Consumer advocates say they remain optimistic that congressional Democrats ultimately will champion increased protections for average Americans. But they acknowledge that they are frustrated with the dialogue on Capitol Hill.

“I hear some members of Congress mouthing the words of financial lobbyists,” said Travis Plunkett, legislative director for the Consumer Federation of America. “They seem to forget these are the same institutions that brought the economy to its knees a year ago.”

Two key pieces of Obama’s plan have emerged in recent weeks as particularly vulnerable: the creation of a Consumer Financial Protection Agency to police the fine print on credit cards and mortgages, and a requirement that banks offer customers “plain vanilla” — low-risk, standardized — products such as 30-year fixed-rate mortgages.

Lawmakers heard loud complaints during their August recess from community bankers about these two consumer-oriented proposals. At the same time, the U.S. Chamber of Commerce waged a $2 million advertising campaign against the consumer agency idea.

Obama moved to reclaim the issue last week with a speech to Wall Street and a radio address defending his regulatory plan.

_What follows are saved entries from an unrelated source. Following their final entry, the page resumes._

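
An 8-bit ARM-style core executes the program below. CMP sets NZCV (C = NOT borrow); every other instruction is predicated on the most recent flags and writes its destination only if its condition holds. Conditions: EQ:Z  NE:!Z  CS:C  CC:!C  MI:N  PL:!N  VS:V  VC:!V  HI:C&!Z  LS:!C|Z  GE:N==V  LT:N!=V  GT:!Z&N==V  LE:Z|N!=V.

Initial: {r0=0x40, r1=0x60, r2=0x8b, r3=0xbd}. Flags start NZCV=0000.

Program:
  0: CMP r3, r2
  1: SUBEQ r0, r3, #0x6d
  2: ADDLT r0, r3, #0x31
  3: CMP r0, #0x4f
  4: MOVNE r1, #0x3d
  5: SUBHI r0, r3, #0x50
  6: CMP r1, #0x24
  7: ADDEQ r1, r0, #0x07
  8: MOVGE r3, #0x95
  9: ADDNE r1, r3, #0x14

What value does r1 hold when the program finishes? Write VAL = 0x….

VAL = 0xa9

[0] flags=0010 → (cmp)
[1] flags=0010 EQ?F → skip
[2] flags=0010 LT?F → skip
[3] flags=1000 → (cmp)
[4] flags=1000 NE?T → r1=0x3d
[5] flags=1000 HI?F → skip
[6] flags=0010 → (cmp)
[7] flags=0010 EQ?F → skip
[8] flags=0010 GE?T → r3=0x95
[9] flags=0010 NE?T → r1=0xa9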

And Treasury Secretary Timothy Geithner was dispatched to the Capitol on Tuesday to meet with Rep. Barney Frank and Sen. Christopher Dodd, who head the congressional committees overseeing the effort to tighten regulations on banks and other financial institutions.

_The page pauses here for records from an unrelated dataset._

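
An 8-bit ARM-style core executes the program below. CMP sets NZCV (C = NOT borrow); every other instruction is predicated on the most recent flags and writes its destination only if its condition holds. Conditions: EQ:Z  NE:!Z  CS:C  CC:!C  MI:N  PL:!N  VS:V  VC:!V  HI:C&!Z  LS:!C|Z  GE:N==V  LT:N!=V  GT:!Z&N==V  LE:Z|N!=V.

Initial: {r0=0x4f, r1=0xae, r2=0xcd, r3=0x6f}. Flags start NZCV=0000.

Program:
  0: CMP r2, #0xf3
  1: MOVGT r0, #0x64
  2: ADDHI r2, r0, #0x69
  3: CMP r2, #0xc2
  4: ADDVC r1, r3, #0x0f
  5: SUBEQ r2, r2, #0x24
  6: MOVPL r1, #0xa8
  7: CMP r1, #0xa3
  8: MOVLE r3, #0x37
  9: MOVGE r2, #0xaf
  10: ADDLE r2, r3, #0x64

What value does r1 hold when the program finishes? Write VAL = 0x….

0: ✓ CMP  NZCV=1000
1: · MOVGT
2: · ADDHI
3: ✓ CMP  NZCV=0010
4: ✓ ADDVC  r1←0x7e
5: · SUBEQ
6: ✓ MOVPL  r1←0xa8
7: ✓ CMP  NZCV=0010
8: · MOVLE
9: ✓ MOVGE  r2←0xaf
10: · ADDLE

VAL = 0xa8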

Frank, a liberal Massachusetts Democrat, said the three agreed that upcoming legislation must create a consumer protection agency, as well as set higher capital requirements for large firms and empower the government to dismantle nonbank companies like insurance giant AIG if their financial problems threatened the economy.

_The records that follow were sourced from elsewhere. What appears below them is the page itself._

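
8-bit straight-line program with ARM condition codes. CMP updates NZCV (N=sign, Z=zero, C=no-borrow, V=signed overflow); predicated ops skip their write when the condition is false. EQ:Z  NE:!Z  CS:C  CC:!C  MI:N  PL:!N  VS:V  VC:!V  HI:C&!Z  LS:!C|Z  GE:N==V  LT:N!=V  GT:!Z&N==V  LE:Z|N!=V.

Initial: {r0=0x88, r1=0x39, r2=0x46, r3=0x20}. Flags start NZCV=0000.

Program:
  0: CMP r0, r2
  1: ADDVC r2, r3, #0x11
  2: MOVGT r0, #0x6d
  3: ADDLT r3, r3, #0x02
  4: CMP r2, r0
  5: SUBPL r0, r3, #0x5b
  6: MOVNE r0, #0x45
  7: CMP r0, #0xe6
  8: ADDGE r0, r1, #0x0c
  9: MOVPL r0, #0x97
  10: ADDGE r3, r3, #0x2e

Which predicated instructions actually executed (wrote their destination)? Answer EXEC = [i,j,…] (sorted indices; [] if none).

EXEC = [3,6,8,9,10]

[0] flags=0011 → (cmp)
[1] flags=0011 VC?F → skip
[2] flags=0011 GT?F → skip
[3] flags=0011 LT?T → r3=0x22
[4] flags=1001 → (cmp)
[5] flags=1001 PL?F → skip
[6] flags=1001 NE?T → r0=0x45
[7] flags=0000 → (cmp)
[8] flags=0000 GE?T → r0=0x45
[9] flags=0000 PL?T → r0=0x97
[10] flags=0000 GE?T → r3=0x50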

But Frank’s bill was unlikely to require that financial firms offer the standardized, “plain vanilla” products. Likewise, Dodd was cool to the idea. Kirstin Brost, a spokeswoman for the Connecticut Democrat, said the Banking Committee chairman “has a hard time seeing how plain vanilla would work” but he is still working with colleagues on drafting the bill.

Frank, chairman of the House Financial Services Committee, said his panel was making changes to the administration’s proposal to address “legitimate concerns of the community banks who feel correctly that they’ve been unfairly blamed for excesses elsewhere.”

Obama sent his proposal to Congress in June before he and lawmakers switched their focus to health care. Congressional officials now predict the financial reform bill could slip into next year.

The passage of time underscores a point Geithner made four months ago. “You want to move at a point where people still have the memory of the trauma,” he said. “If you wait for the memory to fade, then the impetus for reform will fade and you probably get less change than you need.”